Geothermal heat pumps use the relatively constant temperature of the ground or water several feet below the earth's surface as source of heating and cooling. Geothermal heat pumps are appropriate for retrofit or new homes, where both heating and cooling are desired. In addition to heating and cooling, geothermal heat pumps can provide domestic hot water. They can be used for virtually any size home or lot in any region of the U.S.
A geothermal heat pump system consists of indoor heat pump equipment, a ground loop, and a flow center to connect the indoor and outdoor equipment. The heat pump equipment works like a reversible refrigerator by removing heat from one location and depositing it in another location. The ground loop, which is invisible after installation, allows the exchange of heat between the earth and the heat pump.
Geothermal heat pumps can be open- or closed-loop. Open-loop systems draw well water for use as the heat source or heat sink, and after use, return the well water to a drainage field or another well. Closed-loop or earth-coupled systems use a water and antifreeze solution, circulated in a ground loop of pipe to extract heat from the earth.
Ground loops can be installed in a vertical well or a horizontal loop. Vertical wells are usually more expensive and used where space is limited. The length of loop pipe required will vary with soil type, loop configuration, and system capacity. Loop length can range from 250 to 1,000 feet per ton of capacity.

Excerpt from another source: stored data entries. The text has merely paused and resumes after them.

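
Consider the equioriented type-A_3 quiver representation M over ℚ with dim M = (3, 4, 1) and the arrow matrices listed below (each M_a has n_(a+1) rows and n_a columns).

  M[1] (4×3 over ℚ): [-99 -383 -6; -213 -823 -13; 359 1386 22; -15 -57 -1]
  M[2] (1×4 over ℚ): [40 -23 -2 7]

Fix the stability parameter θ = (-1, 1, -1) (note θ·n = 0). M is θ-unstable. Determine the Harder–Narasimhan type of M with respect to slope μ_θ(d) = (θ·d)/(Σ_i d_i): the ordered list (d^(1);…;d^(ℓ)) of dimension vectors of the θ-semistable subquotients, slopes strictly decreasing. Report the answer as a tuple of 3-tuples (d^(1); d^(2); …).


Via rank(M_{q-1}∘⋯∘M_p): M ≅ I[1,2]^2, I[1,3], I[2,2].
μ_θ-semistable layers: μ^(1)=1; μ^(2)=0; μ^(3)=-1

((0, 3, 0); (0, 1, 1); (3, 0, 0))


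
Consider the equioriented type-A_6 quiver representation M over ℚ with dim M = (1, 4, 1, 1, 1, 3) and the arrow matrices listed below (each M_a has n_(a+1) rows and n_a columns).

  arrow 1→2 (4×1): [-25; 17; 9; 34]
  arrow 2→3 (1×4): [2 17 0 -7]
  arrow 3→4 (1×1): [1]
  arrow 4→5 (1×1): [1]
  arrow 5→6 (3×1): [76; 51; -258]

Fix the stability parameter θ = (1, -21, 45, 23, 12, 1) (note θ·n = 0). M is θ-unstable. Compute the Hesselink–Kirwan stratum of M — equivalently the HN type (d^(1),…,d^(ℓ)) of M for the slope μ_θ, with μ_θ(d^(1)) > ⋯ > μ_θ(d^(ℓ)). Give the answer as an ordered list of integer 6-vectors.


Interval decomposition of M: I[1,6], I[2,2]^3, I[6,6]^2.
HN type (ℓ=4): μ^(1)=81/4; μ^(2)=1; μ^(3)=-10; μ^(4)=-21

((0, 0, 1, 1, 1, 1); (0, 0, 0, 0, 0, 2); (1, 1, 0, 0, 0, 0); (0, 3, 0, 0, 0, 0))


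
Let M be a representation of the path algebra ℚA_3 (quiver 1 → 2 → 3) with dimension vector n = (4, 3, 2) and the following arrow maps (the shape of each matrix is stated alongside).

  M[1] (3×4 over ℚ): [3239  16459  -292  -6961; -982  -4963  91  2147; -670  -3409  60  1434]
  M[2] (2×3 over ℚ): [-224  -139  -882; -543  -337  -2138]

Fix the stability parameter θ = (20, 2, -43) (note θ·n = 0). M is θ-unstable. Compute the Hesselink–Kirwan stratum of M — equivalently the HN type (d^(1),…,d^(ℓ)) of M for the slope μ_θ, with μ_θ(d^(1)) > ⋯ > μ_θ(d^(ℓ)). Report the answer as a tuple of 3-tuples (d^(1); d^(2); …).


Barcode: M ≅ I[1,1], I[1,2], I[1,3]^2. HN layers by μ_θ (3 steps, strictly decreasing):
  μ^(1)=20; μ^(2)=11; μ^(3)=-7

((1, 0, 0); (1, 1, 0); (2, 2, 2))


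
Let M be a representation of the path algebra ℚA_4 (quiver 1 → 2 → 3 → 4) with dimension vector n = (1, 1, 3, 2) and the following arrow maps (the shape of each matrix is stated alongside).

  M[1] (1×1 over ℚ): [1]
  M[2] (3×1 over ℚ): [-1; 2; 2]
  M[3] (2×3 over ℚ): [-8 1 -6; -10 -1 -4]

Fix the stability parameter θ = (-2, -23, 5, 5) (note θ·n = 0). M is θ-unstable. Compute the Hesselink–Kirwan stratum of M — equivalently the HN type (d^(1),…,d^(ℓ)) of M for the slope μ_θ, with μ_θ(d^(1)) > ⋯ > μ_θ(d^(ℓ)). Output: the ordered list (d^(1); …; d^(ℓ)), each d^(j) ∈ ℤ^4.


Via rank(M_{q-1}∘⋯∘M_p): M ≅ I[1,4], I[3,3], I[3,4].
μ_θ-semistable layers: μ^(1)=5; μ^(2)=-25/2

((0, 0, 3, 2); (1, 1, 0, 0))


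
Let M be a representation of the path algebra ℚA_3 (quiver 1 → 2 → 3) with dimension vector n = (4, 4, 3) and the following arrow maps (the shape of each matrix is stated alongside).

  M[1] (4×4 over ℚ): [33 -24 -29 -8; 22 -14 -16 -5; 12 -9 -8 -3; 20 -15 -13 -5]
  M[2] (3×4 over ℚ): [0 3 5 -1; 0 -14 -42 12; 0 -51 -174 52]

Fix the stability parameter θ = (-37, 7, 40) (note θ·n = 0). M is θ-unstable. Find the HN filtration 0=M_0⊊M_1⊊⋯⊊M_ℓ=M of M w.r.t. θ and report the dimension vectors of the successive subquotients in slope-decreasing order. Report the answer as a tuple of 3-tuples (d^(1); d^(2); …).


Via rank(M_{q-1}∘⋯∘M_p): M ≅ I[1,2], I[1,3]^3.
μ_θ-semistable layers: μ^(1)=40; μ^(2)=7; μ^(3)=-37

((0, 0, 3); (0, 4, 0); (4, 0, 0))


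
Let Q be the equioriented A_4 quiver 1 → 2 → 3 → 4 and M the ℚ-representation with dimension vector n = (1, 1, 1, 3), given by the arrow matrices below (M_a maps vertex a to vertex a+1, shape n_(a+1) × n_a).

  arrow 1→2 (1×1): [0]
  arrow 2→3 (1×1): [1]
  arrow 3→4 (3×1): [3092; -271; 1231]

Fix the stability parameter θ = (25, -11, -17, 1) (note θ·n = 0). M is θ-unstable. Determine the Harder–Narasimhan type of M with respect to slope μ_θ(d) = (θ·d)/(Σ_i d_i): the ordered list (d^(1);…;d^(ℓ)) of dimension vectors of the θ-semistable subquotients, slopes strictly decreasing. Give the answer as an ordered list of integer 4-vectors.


Via rank(M_{q-1}∘⋯∘M_p): M ≅ I[1,1], I[2,4], I[4,4]^2.
μ_θ-semistable layers: μ^(1)=25; μ^(2)=1; μ^(3)=-14

((1, 0, 0, 0); (0, 0, 0, 3); (0, 1, 1, 0))


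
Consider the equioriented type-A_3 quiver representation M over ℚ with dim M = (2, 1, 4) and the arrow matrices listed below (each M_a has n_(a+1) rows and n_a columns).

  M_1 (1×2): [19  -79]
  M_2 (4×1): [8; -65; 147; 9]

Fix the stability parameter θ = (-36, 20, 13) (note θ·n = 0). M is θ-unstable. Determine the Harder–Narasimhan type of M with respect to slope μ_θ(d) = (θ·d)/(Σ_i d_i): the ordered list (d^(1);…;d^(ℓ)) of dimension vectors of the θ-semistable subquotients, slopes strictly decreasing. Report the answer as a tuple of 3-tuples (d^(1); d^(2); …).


Via rank(M_{q-1}∘⋯∘M_p): M ≅ I[1,1], I[1,3], I[3,3]^3.
μ_θ-semistable layers: μ^(1)=33/2; μ^(2)=13; μ^(3)=-36

((0, 1, 1); (0, 0, 3); (2, 0, 0))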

Special heat pump features can include variable speed blowers and multiple-speed compressors. These features can improve comfort and efficiency in areas where heating and cooling loads are quite different. Add-on features include the capability to produce hot water.
Desuperheaters can be added to supplement the production of domestic hot water when there is a demand for space heating or cooling. These devices make use of excess heat during the cooling cycle and use some of the heat during the heating cycle to supplement hot water production. Dedicated water heaters can be added which operate whenever there is a demand for hot water.
Geothermal heating can be more efficient than electric resistance heating. These systems are also typically more efficient than gas or oil-fired heating systems. They are more energy efficient than air-source heat pumps because they draw heat from, or release heat to, the earth, which has moderate temperatures year round, rather than to the air (which is generally colder in winter and warmer in summer than the earth, resulting in less effective heat transfer).
The initial cost of a geothermal heat pump system varies greatly according to local labor rates, lot geology and size, type of system installed, and equipment selected. So, GHP systems are more costly to install than air source heat pumps. For either system, the cost of installed ducts should be identical. Equipment costs can be 50-100% more expensive for a geothermal heat pump system when the circulating pump, indoor tubing, and water source heat pump are considered. This 50-100% premium translates to $1,000 - $2,000 for the equipment that supplies a 3-ton system.
The ground loop is generally the most expensive component of a geothermal heat pump system and is highly dependent on local labor rates and drilling conditions. An installed ground loop stubbed out in a home can cost between $1,000 and $3,000 per installed ton. Overall, one could expect to pay between $4,000 and $11,000 more for a 3-ton GHP system than for an air source heat pump system.
Geothermal heat pumps offer high efficiency and low operating cost. According to the EPA, geothermal heat pumps can save homeowners 30 to 70 percent on heating and 20 to 50 percent on cooling costs over conventional systems. This information, as well as, reports that have been made by builders who monitor their in-place systems indicate that heating and cooling savings can range between $358 and $1,475, annually.